For those still unaware, this year’s Manchester International Festival sees the debut of a new audio/visual experience from filmmaker provocateur Adam Curtis and artist/Massive Attack main man Robert Del Naja; under the wordy guise of Massive Attack v Adam Curtis in collaboration with United Visual Artists (Massive Attack’s go-to visual tech-gurus). Whilst we’re dealing out facts, let’s present one more: this is NOT a Massive Attack show. Described by Del Naja as a “collective hallucination” and Curtis as “musical entertainment about the power of illusion and the illusion of power”, this is an event never billed by the festival as a gig from the trip-hopping Bristolians yet, for some reason, it’s something that’s disgruntled a number of reviewers.
A Massive Attack show this is not. So, what you ask is it? Disorientating. Brilliant. Beautiful. The confusion surrounding what this new medium actually is looks set to be its overriding legacy (it certainly will have been for the young lady in front of us, who appeared to have wasted some good drugs) but it is too its splendour, wonder and grandiose manifesto. This collaborative project IS: a live musical performance, a documentary, a mind-warping visual and aural assault like you’ve never experienced, an unforgettable theatrical production firing on all manner of artillery. This collaborative project IS NOT: something you will easily forget, an easy ride, comfortable. It’s anything but what it says on the tin, and that’s because there is no fucking tin – this is less a rulebook being rewritten, more a prophetic setting in stone of limitless boundaries, reinvention and ground-shaking originality…
Having been ushered into a space in Manchester’s dank, disused Mayfield Depot (a subterranean expanse similar to The Warehouse Project’s old Store Street venue) that surrounds us with gargantuan projector screens, the drama plays out through Curtis’ trademark frantic cuts, Barbara Kruger-esque sloganeering and political agitating, all set to an overwhelmingly gloomy soundtrack – orchestrated by Del Naja – that literally thunders through several stacks of ominous speakers; this is warehouse rave for the protest generation. The material is oppressive stuff – death, disaster, control, power – and the soundtrack paints Curtis’ picture through gut-wrenching sub-bass and terrifying effects. There are several moments when you fear lasting damage to your eardrums, but one particularly beautiful period of bass and accompanying tinnitus-inducing crackling that could end wars. You’re in the eye of a nuclear explosion, and it’s never sounded so painfully exquisite. Mogwai, My Bloody Valentine… you’ve just been upstaged by a trip-hop act.
The visuals are equally disorientating, harrowing; in a series of storylines that concentrate on power and control there’s Siberian punks, activists, Donald Trump, Chernobyl, 1970s New York, the financial crisis, Goldman Sachs, Bambi and Jane Fonda.
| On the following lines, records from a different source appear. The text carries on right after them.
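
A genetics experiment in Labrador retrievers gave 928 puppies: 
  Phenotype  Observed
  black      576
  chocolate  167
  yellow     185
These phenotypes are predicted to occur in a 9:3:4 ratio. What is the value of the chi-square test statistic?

Under the 9:3:4 hypothesis (Σ ratio = 16, N = 928):
  black: 928 × 9/16 = 522
  chocolate: 928 × 3/16 = 174
  yellow: 928 × 4/16 = 232
χ² = Σ (O − E)² / E
  black: (576 − 522)² / 522 = 5.5862
  chocolate: (167 − 174)² / 174 = 0.2816
  yellow: (185 − 232)² / 232 = 9.5216
χ² = 5.5862 + 0.2816 + 9.5216 = 15.3894 ≈ 15.389

15.389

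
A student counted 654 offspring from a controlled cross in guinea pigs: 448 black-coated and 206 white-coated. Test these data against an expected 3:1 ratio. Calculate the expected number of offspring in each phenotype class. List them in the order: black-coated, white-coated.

490.5, 163.5

Total ratio parts = 4. Expected numbers out of 654:
  black-coated: 654 × 3/4 = 490.5
  white-coated: 654 × 1/4 = 163.5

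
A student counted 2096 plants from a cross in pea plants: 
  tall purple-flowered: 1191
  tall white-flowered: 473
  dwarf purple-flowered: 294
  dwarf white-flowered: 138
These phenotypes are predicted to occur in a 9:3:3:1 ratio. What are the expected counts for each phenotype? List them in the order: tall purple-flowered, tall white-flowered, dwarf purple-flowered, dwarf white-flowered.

1179, 393, 393, 131

Total ratio parts = 16. Expected numbers out of 2096:
  tall purple-flowered: 2096 × 9/16 = 1179
  tall white-flowered: 2096 × 3/16 = 393
  dwarf purple-flowered: 2096 × 3/16 = 393
  dwarf white-flowered: 2096 × 1/16 = 131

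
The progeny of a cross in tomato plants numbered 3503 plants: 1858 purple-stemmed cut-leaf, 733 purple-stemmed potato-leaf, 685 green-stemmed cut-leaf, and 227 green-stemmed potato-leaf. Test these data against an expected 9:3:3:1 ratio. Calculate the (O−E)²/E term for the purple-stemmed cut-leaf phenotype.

Total ratio parts = 16. Expected numbers out of 3503:
  purple-stemmed cut-leaf: 3503 × 9/16 = 1970.4375
  purple-stemmed potato-leaf: 3503 × 3/16 = 656.8125
  green-stemmed cut-leaf: 3503 × 3/16 = 656.8125
  green-stemmed potato-leaf: 3503 × 1/16 = 218.9375
Contribution of purple-stemmed cut-leaf: (1858 − 1970.4375)² / 1970.4375 = 6.4159

6.416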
Del Naja’s guests are heavyweight, in the form of longtime collaborators Horace Andy and former Cocteau Twin Elizabeth Fraser, and the music is surprising; Fraser sings a Russian poem, Horace Andy The Archies’ Sugar Sugar, and the only uttering of the Bristol outfit’s substantial catalogue is a bite-size rendition of Portishead’s interpretation of Karmacoma. The musical highlight is a brilliant version of The Jesus and Mary Chain’s Just Like Honey, but even that is supplementary to the experience as a whole. The music, the visuals, the message, the venue – this dramatic work of art is a true sum of its parts.
And that sum of parts weave an emotive fabric. Locals helping to stem the radioactive fallout from Chernobyl, knowing they’ll likely die as a result, give the work its unlikely hero – rare moments of touching emotion in a cheerless rendering of modern life. Your own disconnection from streaming news and the subjects it follows 24/7 is questioned too: war, destruction and devastation set to a deafening soundtrack of clubbed-up Top 40 music. As streamers fall from above it’s almost impossible to stop yourself dancing to haunting war footage. Have we, the puppets, become as bad as the puppet masters who dictate our diet of saturated news-feeds? Do the powers that be want us to be numb to horror?
Negatives? For an emotive work that documents the failure of rule and danger of control, it’s a shame that attendees are recommended against high heels, that the bar closed during the performance, that earplugs were seemingly given out to many… but we’re clutching at straws. The key objections that have been raised in other reviews are clearly the consequence of the reviewers’ expectations being dealt a blow – but what fun is having expectations? And isn’t it exciting, no, intoxicating, when expectations are shattered? This is fearless stuff that I can’t wait to experience again and again.